LES POINTS MARQUANTS
  • Dans l’est de la RDC, la Banque mondiale met des fonds à la disposition des communautés rurales pour des microprojets qu’elles ont elles-mêmes identifiés
  • A ce jour, les microprojets financés par une sous-composante du projet PUSPRES ont touché près de 1,4 million de personnes reparties sur 1977 villages
  • Cette approche est connue sous l’appellation de « développement conduit par les communautés »

KINSHASA, 13 octobre 2010—Avec des financements ne dépassant pas 5.000 dollars américains dans le cadre d’un projet financé par la Banque mondiale, des communautés isolées, prises en charge par une ONG locale, s’autonomisent et arrivent à monter des activités afin de subvenir à leurs besoins.

Mukwale, diacre de la communauté Nazareth ne tarit pas d’éloges à l’endroit de l’ONG en charge de la mise en œuvre des activités d’appui aux communautés dans le district d’Isiro dans la province Orientale au nord de la République démocratique du Congo (RDC). En effet, cette communauté composée des peuples autochtones pygmées a reçu des outils aratoires, des limes, deux presses à huile ainsi que 10 bidons pour puiser l’eau à la source aménagée.

Grâce aux outils reçus, la communauté a accru la surface cultivée, en produisant du riz et du maïs. Mais, ce sont surtout les presses à huile qui ont changé la vie de cette communauté: « Grâce à nos presses à huile, nous avons pu acheter des porcs et notre élevage se porte bien. De deux porcs, nous en sommes à quatre aujourd’hui ». Cet instrument a également contribué à améliorer les rapports avec les communautés voisines. Mukwale est tout fier d’annoncer que même les bantous recourent à leurs presses à huile. « A force de recourir à nos installations, les deuxièmes citoyens ont changé d’attitude à notre égard », confie-t-il.

Les presses à huile et les outils ont permis d’améliorer le cadre de vie de la communauté et d’acquérir des biens (habits et radios notamment), et contribué à la sédentariser, réduisant ainsi sa dépendance de la chasse et de la cueillette.

Petites interventions, gros succès

L'aide aux communautés est une des composantes du Projet d'urgence de soutien au processus de réunification économique et sociale (PUSPRES) financé par la Banque mondiale pour un montant de 214 millions de dollars.

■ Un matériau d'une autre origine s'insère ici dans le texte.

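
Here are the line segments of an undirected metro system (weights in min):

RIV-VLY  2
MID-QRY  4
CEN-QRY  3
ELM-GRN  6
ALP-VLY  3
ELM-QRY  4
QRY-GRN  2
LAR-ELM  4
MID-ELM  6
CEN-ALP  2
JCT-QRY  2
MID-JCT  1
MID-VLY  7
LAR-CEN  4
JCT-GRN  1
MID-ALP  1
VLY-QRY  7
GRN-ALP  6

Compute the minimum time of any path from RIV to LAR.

Shortest distances from RIV:
RIV: 0
VLY: 2  (via RIV)
ALP: 5  (via VLY)
MID: 6  (via ALP)
JCT: 7  (via MID)
CEN: 7  (via ALP)
GRN: 8  (via JCT)
QRY: 9  (via VLY)
LAR: 11  (via CEN)
Shortest route: RIV → VLY → ALP → CEN → LAR = 11 min.

11 min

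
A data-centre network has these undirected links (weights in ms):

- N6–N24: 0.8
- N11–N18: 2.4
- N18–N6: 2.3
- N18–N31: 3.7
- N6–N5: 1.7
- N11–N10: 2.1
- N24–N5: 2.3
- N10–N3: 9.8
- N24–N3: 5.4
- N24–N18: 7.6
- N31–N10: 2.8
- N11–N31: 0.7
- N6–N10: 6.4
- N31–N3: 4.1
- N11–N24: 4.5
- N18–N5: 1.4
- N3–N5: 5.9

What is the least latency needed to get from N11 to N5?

3.8 ms

Shortest distances from N11:
N11: 0
N31: 0.7  (via N11)
N10: 2.1  (via N11)
N18: 2.4  (via N11)
N5: 3.8  (via N18)
Shortest route: N11–N18–N5 = 3.8 ms.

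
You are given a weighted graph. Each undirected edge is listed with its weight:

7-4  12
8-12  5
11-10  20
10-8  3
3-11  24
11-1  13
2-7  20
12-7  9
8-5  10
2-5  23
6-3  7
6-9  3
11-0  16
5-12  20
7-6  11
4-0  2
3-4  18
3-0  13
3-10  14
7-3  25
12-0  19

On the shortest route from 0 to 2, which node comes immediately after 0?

Enumerating some paths:
0 → 4 → 7 → 2: 2+12+20 = 34
0 → 12 → 7 → 2: 19+9+20 = 48
0 → 3 → 6 → 7 → 2: 13+7+11+20 = 51
Cheapest is 0 → 4 → 7 → 2 at 34.
So from 0 the first move is to 4.

4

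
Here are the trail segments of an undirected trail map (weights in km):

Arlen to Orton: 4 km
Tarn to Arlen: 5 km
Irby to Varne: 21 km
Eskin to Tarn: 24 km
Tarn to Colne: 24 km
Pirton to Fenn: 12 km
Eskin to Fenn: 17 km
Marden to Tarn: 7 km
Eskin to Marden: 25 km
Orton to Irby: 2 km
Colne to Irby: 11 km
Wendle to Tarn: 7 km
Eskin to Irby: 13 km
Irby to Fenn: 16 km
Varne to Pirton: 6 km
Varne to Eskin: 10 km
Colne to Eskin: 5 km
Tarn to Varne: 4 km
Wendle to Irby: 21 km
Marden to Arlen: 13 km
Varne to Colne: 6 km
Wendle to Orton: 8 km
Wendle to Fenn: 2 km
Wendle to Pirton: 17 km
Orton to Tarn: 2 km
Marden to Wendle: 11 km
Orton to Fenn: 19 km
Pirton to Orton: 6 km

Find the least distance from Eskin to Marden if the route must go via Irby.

Shortest Eskin→Irby: Eskin → Irby = 13
Best Irby to Marden: Irby → Orton → Tarn → Marden costing 11
Total via Irby: 13 + 11 = 24 km.

24 km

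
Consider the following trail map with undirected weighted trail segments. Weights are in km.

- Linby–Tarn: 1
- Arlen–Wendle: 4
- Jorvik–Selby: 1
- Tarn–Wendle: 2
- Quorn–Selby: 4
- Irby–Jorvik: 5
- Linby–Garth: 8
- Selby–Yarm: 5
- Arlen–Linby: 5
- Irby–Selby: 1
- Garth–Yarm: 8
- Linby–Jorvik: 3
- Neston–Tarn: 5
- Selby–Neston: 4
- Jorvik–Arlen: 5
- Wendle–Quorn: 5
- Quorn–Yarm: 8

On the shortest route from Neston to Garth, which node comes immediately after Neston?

Tarn

Compare a few routes:
Neston → Tarn → Linby → Garth: 5+1+8 = 14
Neston → Selby → Jorvik → Linby → Garth: 4+1+3+8 = 16
The minimum is 14 km via Neston → Tarn → Linby → Garth.
So from Neston the first move is to Tarn.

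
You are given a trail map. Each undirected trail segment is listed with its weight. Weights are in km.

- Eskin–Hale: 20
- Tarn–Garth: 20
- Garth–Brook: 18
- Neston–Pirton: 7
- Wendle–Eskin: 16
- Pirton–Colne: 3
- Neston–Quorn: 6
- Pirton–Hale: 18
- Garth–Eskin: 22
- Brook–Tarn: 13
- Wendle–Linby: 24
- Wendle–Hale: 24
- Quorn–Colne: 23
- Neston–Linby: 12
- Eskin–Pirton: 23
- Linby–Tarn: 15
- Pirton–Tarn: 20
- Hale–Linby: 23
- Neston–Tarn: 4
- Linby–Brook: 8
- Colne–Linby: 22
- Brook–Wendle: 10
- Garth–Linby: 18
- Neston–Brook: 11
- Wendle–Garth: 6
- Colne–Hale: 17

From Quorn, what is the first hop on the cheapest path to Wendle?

Neston

Candidate routes:
Quorn–Neston–Brook–Wendle: 6+11+10 = 27
Quorn–Neston–Tarn–Brook–Wendle: 6+4+13+10 = 33
Cheapest is Quorn–Neston–Brook–Wendle at 27 km.
So from Quorn the first move is to Neston.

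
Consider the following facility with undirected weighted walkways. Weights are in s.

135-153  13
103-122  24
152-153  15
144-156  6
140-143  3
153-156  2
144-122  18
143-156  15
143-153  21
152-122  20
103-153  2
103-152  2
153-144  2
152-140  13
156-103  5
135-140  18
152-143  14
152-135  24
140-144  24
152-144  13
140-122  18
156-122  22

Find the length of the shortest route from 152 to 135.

Shortest distances from 152:
152: 0
103: 2  (via 152)
153: 4  (via 103)
156: 6  (via 153)
144: 6  (via 153)
140: 13  (via 152)
143: 14  (via 152)
135: 17  (via 153)
Shortest route: 152 → 103 → 153 → 135 = 17 s.

17 s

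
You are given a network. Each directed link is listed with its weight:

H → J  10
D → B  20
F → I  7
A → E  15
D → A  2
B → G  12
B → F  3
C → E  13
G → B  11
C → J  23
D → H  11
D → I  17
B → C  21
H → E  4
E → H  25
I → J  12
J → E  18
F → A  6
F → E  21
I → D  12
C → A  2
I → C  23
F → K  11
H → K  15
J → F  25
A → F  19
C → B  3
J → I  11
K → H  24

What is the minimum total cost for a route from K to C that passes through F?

Best K to F: K–H–J–F costing 59
Best F to C: F–I–C costing 30
Total via F: 59 + 30 = 89.

89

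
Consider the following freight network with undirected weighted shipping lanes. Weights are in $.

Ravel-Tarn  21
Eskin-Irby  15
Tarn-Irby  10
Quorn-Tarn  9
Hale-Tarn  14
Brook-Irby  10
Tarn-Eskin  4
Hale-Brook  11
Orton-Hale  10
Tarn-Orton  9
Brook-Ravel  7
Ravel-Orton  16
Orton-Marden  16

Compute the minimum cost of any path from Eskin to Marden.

$29

Settle nodes by increasing distance from Eskin:
Eskin: 0
Tarn: 4  (via Eskin)
Quorn: 13  (via Tarn)
Orton: 13  (via Tarn)
Irby: 14  (via Tarn)
Hale: 18  (via Tarn)
Brook: 24  (via Irby)
Ravel: 25  (via Tarn)
Marden: 29  (via Orton)
Shortest route: Eskin–Tarn–Orton–Marden = $29.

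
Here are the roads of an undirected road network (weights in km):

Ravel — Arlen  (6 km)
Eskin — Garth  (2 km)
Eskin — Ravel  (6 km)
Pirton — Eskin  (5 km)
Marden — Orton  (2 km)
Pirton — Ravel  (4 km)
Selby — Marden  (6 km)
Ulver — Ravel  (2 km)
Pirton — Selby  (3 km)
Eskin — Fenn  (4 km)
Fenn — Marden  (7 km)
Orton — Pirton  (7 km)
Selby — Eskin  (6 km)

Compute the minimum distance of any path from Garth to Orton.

Compare a few routes:
Garth → Eskin → Selby → Marden → Orton: 2+6+6+2 = 16
Garth → Eskin → Pirton → Orton: 2+5+7 = 14
Garth → Eskin → Fenn → Marden → Orton: 2+4+7+2 = 15
Cheapest is Garth → Eskin → Pirton → Orton at 14 km.

14 km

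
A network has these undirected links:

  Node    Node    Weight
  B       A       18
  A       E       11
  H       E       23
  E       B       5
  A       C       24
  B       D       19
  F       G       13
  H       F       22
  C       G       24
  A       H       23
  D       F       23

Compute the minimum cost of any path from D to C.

Shortest distances from D:
D: 0
B: 19  (via D)
F: 23  (via D)
E: 24  (via B)
A: 35  (via E)
G: 36  (via F)
H: 45  (via F)
C: 59  (via A)
Shortest route: D–B–E–A–C = 59.

59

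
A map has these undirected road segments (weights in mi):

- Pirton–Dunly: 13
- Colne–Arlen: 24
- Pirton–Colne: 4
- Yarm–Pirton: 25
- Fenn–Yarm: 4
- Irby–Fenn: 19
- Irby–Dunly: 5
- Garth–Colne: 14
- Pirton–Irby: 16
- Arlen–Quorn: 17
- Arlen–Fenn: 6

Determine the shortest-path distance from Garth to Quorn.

55 mi

Settle nodes by increasing distance from Garth:
Garth: 0
Colne: 14  (via Garth)
Pirton: 18  (via Colne)
Dunly: 31  (via Pirton)
Irby: 34  (via Pirton)
Arlen: 38  (via Colne)
Yarm: 43  (via Pirton)
Fenn: 44  (via Arlen)
Quorn: 55  (via Arlen)
Shortest route: Garth–Colne–Arlen–Quorn = 55 mi.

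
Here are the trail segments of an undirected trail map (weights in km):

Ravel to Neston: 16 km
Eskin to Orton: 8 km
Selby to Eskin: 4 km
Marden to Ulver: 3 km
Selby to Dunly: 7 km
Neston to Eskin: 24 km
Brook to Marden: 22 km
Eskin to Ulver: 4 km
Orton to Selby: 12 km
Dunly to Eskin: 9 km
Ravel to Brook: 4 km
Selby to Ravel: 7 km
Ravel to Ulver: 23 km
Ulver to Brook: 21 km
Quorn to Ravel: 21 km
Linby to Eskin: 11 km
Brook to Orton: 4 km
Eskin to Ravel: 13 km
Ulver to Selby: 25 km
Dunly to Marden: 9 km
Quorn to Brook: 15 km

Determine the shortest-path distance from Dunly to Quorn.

33 km

Shortest distances from Dunly:
Dunly: 0
Selby: 7  (via Dunly)
Marden: 9  (via Dunly)
Eskin: 9  (via Dunly)
Ulver: 12  (via Marden)
Ravel: 14  (via Selby)
Orton: 17  (via Eskin)
Brook: 18  (via Ravel)
Linby: 20  (via Eskin)
Neston: 30  (via Ravel)
Quorn: 33  (via Brook)
Shortest route: Dunly → Selby → Ravel → Brook → Quorn = 33 km.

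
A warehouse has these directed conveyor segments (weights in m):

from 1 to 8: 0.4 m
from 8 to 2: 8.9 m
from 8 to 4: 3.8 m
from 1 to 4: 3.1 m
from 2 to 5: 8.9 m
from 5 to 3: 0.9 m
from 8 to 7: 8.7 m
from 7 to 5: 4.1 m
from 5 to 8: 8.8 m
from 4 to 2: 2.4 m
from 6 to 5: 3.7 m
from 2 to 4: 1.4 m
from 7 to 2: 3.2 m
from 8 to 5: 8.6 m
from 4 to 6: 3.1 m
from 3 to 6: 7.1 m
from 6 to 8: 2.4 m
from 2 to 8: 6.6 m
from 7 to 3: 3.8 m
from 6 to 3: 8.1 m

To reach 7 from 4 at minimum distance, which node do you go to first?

Compare a few routes:
4 - 6 - 8 - 7: 3.1+2.4+8.7 = 14.2
4 - 2 - 8 - 7: 2.4+6.6+8.7 = 17.7
The minimum is 14.2 m via 4 - 6 - 8 - 7.
So from 4 the first move is to 6.

6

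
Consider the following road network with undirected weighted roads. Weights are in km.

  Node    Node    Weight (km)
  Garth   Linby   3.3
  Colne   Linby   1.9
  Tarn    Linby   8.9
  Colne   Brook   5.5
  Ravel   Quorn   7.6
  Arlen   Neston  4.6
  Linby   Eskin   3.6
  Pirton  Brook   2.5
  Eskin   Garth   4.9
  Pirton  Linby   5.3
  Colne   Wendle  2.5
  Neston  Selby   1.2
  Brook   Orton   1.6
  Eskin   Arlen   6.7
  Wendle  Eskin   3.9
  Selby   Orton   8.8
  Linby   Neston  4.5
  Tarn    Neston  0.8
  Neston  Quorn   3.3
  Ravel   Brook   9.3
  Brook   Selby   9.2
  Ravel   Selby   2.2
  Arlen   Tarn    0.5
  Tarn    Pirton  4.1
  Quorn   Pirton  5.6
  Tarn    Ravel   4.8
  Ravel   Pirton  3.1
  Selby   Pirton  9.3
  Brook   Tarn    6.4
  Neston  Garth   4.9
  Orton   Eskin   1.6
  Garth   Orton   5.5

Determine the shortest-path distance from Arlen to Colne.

Settle nodes by increasing distance from Arlen:
Arlen: 0
Tarn: 0.5  (via Arlen)
Neston: 1.3  (via Tarn)
Selby: 2.5  (via Neston)
Quorn: 4.6  (via Neston)
Pirton: 4.6  (via Tarn)
Ravel: 4.7  (via Selby)
Linby: 5.8  (via Neston)
Garth: 6.2  (via Neston)
Eskin: 6.7  (via Arlen)
Brook: 6.9  (via Tarn)
Colne: 7.7  (via Linby)
Shortest route: Arlen–Tarn–Neston–Linby–Colne = 7.7 km.

7.7 km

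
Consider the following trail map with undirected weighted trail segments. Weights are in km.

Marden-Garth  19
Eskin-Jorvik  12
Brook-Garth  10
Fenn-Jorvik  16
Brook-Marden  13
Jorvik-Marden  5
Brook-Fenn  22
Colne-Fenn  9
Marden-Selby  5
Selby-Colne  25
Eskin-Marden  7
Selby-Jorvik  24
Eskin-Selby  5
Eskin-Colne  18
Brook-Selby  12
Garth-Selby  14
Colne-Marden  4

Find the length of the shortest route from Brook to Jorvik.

Running Dijkstra from Brook:
Brook: 0
Garth: 10  (via Brook)
Selby: 12  (via Brook)
Marden: 13  (via Brook)
Colne: 17  (via Marden)
Eskin: 17  (via Selby)
Jorvik: 18  (via Marden)
Shortest route: Brook → Marden → Jorvik = 18 km.

18 km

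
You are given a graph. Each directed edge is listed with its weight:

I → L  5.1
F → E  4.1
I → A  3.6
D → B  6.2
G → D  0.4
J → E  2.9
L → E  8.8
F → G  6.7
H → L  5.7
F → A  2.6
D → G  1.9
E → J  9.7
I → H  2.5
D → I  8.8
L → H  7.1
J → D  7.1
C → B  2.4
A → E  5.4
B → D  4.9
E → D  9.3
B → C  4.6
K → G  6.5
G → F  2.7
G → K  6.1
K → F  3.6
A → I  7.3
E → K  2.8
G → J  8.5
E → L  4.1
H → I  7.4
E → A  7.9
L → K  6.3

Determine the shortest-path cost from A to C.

25.5

Running Dijkstra from A:
A: 0
E: 5.4  (via A)
I: 7.3  (via A)
K: 8.2  (via E)
L: 9.5  (via E)
H: 9.8  (via I)
F: 11.8  (via K)
D: 14.7  (via E)
G: 14.7  (via K)
J: 15.1  (via E)
B: 20.9  (via D)
C: 25.5  (via B)
Shortest route: A → E → D → B → C = 25.5.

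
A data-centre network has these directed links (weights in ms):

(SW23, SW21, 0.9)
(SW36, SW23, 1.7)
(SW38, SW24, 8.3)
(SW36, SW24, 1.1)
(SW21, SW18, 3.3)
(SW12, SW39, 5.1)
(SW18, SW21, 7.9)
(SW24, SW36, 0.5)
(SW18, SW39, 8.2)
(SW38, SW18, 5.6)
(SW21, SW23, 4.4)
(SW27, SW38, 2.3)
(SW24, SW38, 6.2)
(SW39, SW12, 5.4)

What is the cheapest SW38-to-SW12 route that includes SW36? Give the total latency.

28.3 ms

Best SW38 to SW36: SW38 → SW24 → SW36 costing 8.8
Best SW36 to SW12: SW36 → SW23 → SW21 → SW18 → SW39 → SW12 costing 19.5
Total via SW36: 8.8 + 19.5 = 28.3 ms.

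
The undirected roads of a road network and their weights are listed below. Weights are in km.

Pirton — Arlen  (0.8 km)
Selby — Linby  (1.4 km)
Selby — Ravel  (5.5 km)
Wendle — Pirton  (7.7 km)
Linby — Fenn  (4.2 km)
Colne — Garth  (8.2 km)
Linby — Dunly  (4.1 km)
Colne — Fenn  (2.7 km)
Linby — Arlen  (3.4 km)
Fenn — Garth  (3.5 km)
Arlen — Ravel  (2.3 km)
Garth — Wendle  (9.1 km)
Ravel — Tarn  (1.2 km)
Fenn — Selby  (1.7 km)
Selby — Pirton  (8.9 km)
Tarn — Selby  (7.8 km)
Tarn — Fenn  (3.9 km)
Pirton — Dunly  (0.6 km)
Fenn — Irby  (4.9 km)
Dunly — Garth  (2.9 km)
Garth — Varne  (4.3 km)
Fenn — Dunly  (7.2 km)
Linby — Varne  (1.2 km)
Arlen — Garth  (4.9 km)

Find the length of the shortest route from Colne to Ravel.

Shortest distances from Colne:
Colne: 0
Fenn: 2.7  (via Colne)
Selby: 4.4  (via Fenn)
Linby: 5.8  (via Selby)
Garth: 6.2  (via Fenn)
Tarn: 6.6  (via Fenn)
Varne: 7  (via Linby)
Irby: 7.6  (via Fenn)
Ravel: 7.8  (via Tarn)
Shortest route: Colne → Fenn → Tarn → Ravel = 7.8 km.

7.8 km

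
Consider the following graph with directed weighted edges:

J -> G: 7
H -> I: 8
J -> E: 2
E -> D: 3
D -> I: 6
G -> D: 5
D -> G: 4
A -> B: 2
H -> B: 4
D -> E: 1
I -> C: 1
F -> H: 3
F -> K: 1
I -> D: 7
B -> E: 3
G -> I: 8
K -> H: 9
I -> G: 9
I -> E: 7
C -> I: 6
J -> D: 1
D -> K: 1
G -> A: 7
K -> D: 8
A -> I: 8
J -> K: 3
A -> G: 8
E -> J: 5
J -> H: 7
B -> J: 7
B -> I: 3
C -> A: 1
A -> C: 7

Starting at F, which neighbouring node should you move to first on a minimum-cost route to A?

H

Compare a few routes:
F - H - I - C - A: 3+8+1+1 = 13
F - H - B - I - C - A: 3+4+3+1+1 = 12
Cheapest is F - H - B - I - C - A at 12.
So from F the first move is to H.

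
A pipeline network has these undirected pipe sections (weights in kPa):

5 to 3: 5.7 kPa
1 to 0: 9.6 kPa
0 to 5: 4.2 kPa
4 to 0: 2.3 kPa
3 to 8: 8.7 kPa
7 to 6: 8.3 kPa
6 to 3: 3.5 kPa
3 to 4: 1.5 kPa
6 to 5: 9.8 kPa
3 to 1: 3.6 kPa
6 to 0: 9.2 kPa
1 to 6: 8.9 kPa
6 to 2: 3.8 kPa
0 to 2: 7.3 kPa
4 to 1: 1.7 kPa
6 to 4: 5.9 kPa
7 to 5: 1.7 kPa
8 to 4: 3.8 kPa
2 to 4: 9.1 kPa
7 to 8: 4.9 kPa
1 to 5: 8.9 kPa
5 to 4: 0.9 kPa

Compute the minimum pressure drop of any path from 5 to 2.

9.7 kPa

Enumerating some paths:
5–4–2: 0.9+9.1 = 10
5–4–3–6–2: 0.9+1.5+3.5+3.8 = 9.7
The minimum is 9.7 kPa via 5–4–3–6–2.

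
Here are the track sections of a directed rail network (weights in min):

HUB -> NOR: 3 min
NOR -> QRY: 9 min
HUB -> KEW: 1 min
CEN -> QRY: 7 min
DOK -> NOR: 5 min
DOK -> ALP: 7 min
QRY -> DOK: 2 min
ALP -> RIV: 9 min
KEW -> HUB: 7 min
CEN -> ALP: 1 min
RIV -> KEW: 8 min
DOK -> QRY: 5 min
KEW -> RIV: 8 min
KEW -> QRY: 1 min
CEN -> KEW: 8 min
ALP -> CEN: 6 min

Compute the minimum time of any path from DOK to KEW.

21 min

Shortest distances from DOK:
DOK: 0
QRY: 5  (via DOK)
NOR: 5  (via DOK)
ALP: 7  (via DOK)
CEN: 13  (via ALP)
RIV: 16  (via ALP)
KEW: 21  (via CEN)
Shortest route: DOK → ALP → CEN → KEW = 21 min.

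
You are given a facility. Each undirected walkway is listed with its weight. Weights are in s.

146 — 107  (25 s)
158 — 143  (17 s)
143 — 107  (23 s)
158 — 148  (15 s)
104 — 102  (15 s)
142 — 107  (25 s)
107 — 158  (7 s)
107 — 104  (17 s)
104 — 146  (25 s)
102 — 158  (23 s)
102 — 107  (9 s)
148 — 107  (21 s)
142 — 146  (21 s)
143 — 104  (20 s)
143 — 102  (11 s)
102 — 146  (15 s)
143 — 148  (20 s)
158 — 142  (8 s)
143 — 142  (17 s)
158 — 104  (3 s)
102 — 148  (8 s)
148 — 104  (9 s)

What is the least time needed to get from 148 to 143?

19 s

Running Dijkstra from 148:
148: 0
102: 8  (via 148)
104: 9  (via 148)
158: 12  (via 104)
107: 17  (via 102)
143: 19  (via 102)
Shortest route: 148 → 102 → 143 = 19 s.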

Avec une allocation globale initiale de 10 millions de dollars, cette composante avait pour objectif de soutenir les prises de décision en participation et le renforcement du capital social pour faciliter la reprise locale. A cet effet, des microprojets ont été financés dans les secteurs aussi divers que la santé, l’éducation, l’eau potable, l’agriculture, l’élevage, la pêche, la réhabilitation de pistes et autres petits ouvrages, la petite transformation et le transport.

Le programme se proposait également d’améliorer les services dans les communautés rurales pauvres en injectant des liquidités dans une économie rurale sans base monétaire, contribuant ainsi à reconstituer un certain pouvoir d'achat.

 « Ce soutien était crucial dans un contexte où des millions de Congolais vivant dans des communautés rurales isolées avaient été forcés de vivre en autarcie à cause des conflits. La pauvreté dans ces milieux était tellement aiguë que le troc avait remplacé les transactions monétaires et qu'il était impossible de produire de grandes quantités, faute de débouchés », précise Mahine Diop, responsable du projet à la Banque mondiale.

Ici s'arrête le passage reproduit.